Northwestern Memorial Hospital is one of four hospitals that will share the $2.4 million grant.
Dr. Todd Kuiken, director of The Center for Bionic Medicine in the Rehabilitation Institute of Chicago, and Dr. Gregory Dumanian, head of the Surgery-Plastics division at Feinberg, developed a procedure that allows the transferring of severed and amputated nerves to other muscle tissue where they can grow and develop, alleviating chronic pain and, when conditioned, enabling better movement of prosthetics.
“Dr. Kuiken told me about his nerve project in rats, how he would move a nerve from one place to another to get a signal out of the amputated nerve,” Dumanian said. “The concepts were something I knew would work on a human.”
Jesse Sullivan, the procedure’s first patient, underwent surgery during which Dumanian tested Kuiken’s idea. The surgery and treatment were successful.
Dumanian used the example of an amputation of a hand to explain the concept.

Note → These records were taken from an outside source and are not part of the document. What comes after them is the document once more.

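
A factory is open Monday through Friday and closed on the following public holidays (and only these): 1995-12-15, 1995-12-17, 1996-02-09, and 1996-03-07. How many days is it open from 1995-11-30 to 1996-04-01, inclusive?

1995-11-30 is a Thursday.
That's 124 days from start to end, counting both.
124 = 7 × 17 + 5, so there are 17 full weeks plus 5 extra days.
Each full week contributes 5 weekdays (Mon–Fri): 17 × 5 = 85.
The 5 extra days are Thu, Fri, Sat, Sun, Mon — 3 of them qualify.
Total: 85 + 3 = 88.
Holidays: 1995-12-15 (Fri); 1995-12-17 (Sun); 1996-02-09 (Fri); 1996-03-07 (Thu).
3 of the 4 holidays fall on weekdays; the rest are weekends and were already excluded.
Business days: 88 − 3 = 85.

85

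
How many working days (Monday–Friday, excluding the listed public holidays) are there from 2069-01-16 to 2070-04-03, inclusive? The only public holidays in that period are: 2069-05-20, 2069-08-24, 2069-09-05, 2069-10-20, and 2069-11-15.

2069-01-16 is a Wednesday.
From 2069-01-16 to 2070-04-03 is 443 days inclusive.
443 = 7 × 63 + 2, so there are 63 full weeks plus 2 extra days.
Each full week contributes 5 weekdays (Mon–Fri): 63 × 5 = 315.
The 2 extra days are Wed, Thu — 2 of them qualify.
Total: 315 + 2 = 317.
Holidays: 2069-05-20 (Mon); 2069-08-24 (Sat); 2069-09-05 (Thu); 2069-10-20 (Sun); 2069-11-15 (Fri).
3 of the 5 holidays fall on weekdays; the rest are weekends and were already excluded.
Business days: 317 − 3 = 314.

314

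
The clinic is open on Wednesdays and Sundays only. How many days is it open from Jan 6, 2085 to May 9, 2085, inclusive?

36

Jan 6, 2085 is a Saturday.
The range spans 124 days (inclusive of both endpoints).
124 = 7 × 17 + 5, so there are 17 full weeks plus 5 extra days.
Each full week contributes 2 days from the set (Wed, Sun): 17 × 2 = 34.
The 5 extra days are Saturday, Sunday, Monday, Tuesday, Wednesday — 2 of them qualify.
Total: 34 + 2 = 36.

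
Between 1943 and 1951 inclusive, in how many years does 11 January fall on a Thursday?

2

Day of week of January 11 in each year:
1943: Mon, 1944: Tue, 1945: Thu ✓, 1946: Fri, 1947: Sat, 1948: Sun, 1949: Tue, 1950: Wed, 1951: Thu ✓
Thursdays: 1945, 1951.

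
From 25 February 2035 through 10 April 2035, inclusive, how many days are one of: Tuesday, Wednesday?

13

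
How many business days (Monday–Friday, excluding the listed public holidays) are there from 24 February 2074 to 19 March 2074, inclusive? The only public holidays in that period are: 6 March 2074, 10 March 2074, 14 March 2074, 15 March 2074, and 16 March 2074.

24 February 2074 is a Saturday.
The range spans 24 days (inclusive of both endpoints).
24 = 7 × 3 + 3, so there are 3 full weeks plus 3 extra days.
Each full week contributes 5 weekdays (Mon–Fri): 3 × 5 = 15.
The 3 extra days are Sat, Sun, Mon — 1 of them qualifies.
Total: 15 + 1 = 16.
Holidays: 6 March 2074 (Tue); 10 March 2074 (Sat); 14 March 2074 (Wed); 15 March 2074 (Thu); 16 March 2074 (Fri).
4 of the 5 holidays fall on weekdays; the rest are weekends and were already excluded.
Business days: 16 − 4 = 12.

12 business days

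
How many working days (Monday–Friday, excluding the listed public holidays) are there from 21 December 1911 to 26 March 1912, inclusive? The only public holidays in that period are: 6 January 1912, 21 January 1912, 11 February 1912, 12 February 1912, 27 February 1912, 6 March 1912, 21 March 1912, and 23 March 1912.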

When a hand is amputated, nerves that used to go to the hand are still there because they are still connected to the brain, so signals from the brain still travel down the nerve. However, they arrive at a dead end, since the palm and fingers are missing. The muscles are still there and still work, but aren’t connected to any joints anymore, and therefore become useless.

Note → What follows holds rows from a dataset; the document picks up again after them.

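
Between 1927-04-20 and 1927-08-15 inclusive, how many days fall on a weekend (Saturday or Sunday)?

34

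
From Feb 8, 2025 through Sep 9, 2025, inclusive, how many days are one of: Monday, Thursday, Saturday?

Feb 8, 2025 is a Saturday.
From Feb 8, 2025 to Sep 9, 2025 is 214 days inclusive.
214 = 7 × 30 + 4, so there are 30 full weeks plus 4 extra days.
Each full week contributes 3 days from the set (Mon, Thu, Sat): 30 × 3 = 90.
The 4 extra days are Sat, Sun, Mon, Tue — 2 of them qualify.
Total: 90 + 2 = 92.

92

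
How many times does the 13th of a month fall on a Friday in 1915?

1

The 13th falls on a Friday when the month's 13th has weekday Fri.
Jan 13 is Wed; Feb 13 is Sat; Mar 13 is Sat; Apr 13 is Tue; May 13 is Thu; Jun 13 is Sun; Jul 13 is Tue; Aug 13 is Fri ✓; Sep 13 is Mon; Oct 13 is Wed; Nov 13 is Sat; Dec 13 is Mon.
Friday the 13ths: Aug.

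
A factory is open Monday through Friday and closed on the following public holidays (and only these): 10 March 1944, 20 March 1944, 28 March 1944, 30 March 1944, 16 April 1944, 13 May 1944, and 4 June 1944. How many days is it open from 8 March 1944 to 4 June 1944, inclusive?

59 working days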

“(We) take the amputated nerve, which is still connected to the fingers, and transfer it to the nerve that signals these muscles to have no function,” Dumanian said. “It’s a nerve transfer because you want to get the information out of the nerve that was going to the hand.”
Dumanian and Kuiken move these nerves and connect them to nearby muscles, making the nerve signals stronger since muscles are bigger than nerves. This procedure is called targeted intervention.

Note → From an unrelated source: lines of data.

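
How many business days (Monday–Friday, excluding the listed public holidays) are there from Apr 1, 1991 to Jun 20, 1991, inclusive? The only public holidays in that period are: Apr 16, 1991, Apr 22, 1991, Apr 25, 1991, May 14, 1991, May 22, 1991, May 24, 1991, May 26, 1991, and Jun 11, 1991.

Apr 1, 1991 is a Monday.
The range spans 81 days (inclusive of both endpoints).
81 = 7 × 11 + 4, so there are 11 full weeks plus 4 extra days.
Each full week contributes 5 weekdays (Mon–Fri): 11 × 5 = 55.
The 4 extra days are Mon, Tue, Wed, Thu — 4 of them qualify.
Total: 55 + 4 = 59.
Holidays: Apr 16, 1991 (Tue); Apr 22, 1991 (Mon); Apr 25, 1991 (Thu); May 14, 1991 (Tue); May 22, 1991 (Wed); May 24, 1991 (Fri); May 26, 1991 (Sun); Jun 11, 1991 (Tue).
7 of the 8 holidays fall on weekdays; the rest are weekends and were already excluded.
Business days: 59 − 7 = 52.

52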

“The amputated nerves’ information from the brain is now becoming electrical activity that can be picked up through the skin,” Dumanian said.
One of the biggest questions the researchers faced was the possibility of “mismatching,” when a big nerve is sewn into a small nerve, which causes a painful growth called a neuroma.
“We were very worried 10 years ago that these nerve transfers … would be mismatched because you’re taking a big nerve that would go to the hand or the leg and transferring it to a much smaller motor nerve,” he said.
What the two doctors found, however, was that through this nerve transfer, the electric signals from the brain caused movement in the muscles and alleviated pain at the same time. By giving the nerves something to do, they stop hurting, they said.
“We have a lot of patients who have neuroma pain and one of the main reasons why they want surgery is to get rid of these neuromas and when we do normal neuroma removal, after a time it comes back,” Kuiken said.
Kuiken’s research has allowed many amputees better mobility and control of their prosthetics, because they are able to use messages from their brain to move muscles in their chest that then move the prosthetics, as demonstrated in a TED Talk he gave in 2011.
“This is the first workable brain machine interface,” Dumanian said. “A way to hook up what the brain is thinking to a mechanical device.”
With the grant, Kuiken and Dumanian will run a series of surgeries where patients will receive one of two treatments. One of the treatments is a traditional procedure that removes the neuroma, while the other treatment is targeted intervention. Patients will be unaware of the procedure they receive and over time, Kuiken and Dumanian will record their progress.
Walter Reed National Military Medical Center, University of Washington Medical Center and Harbor View Medical Center are also participating in the research. Dumanian said he has trained doctors at the three other facilities who will also be conducting the surgeries.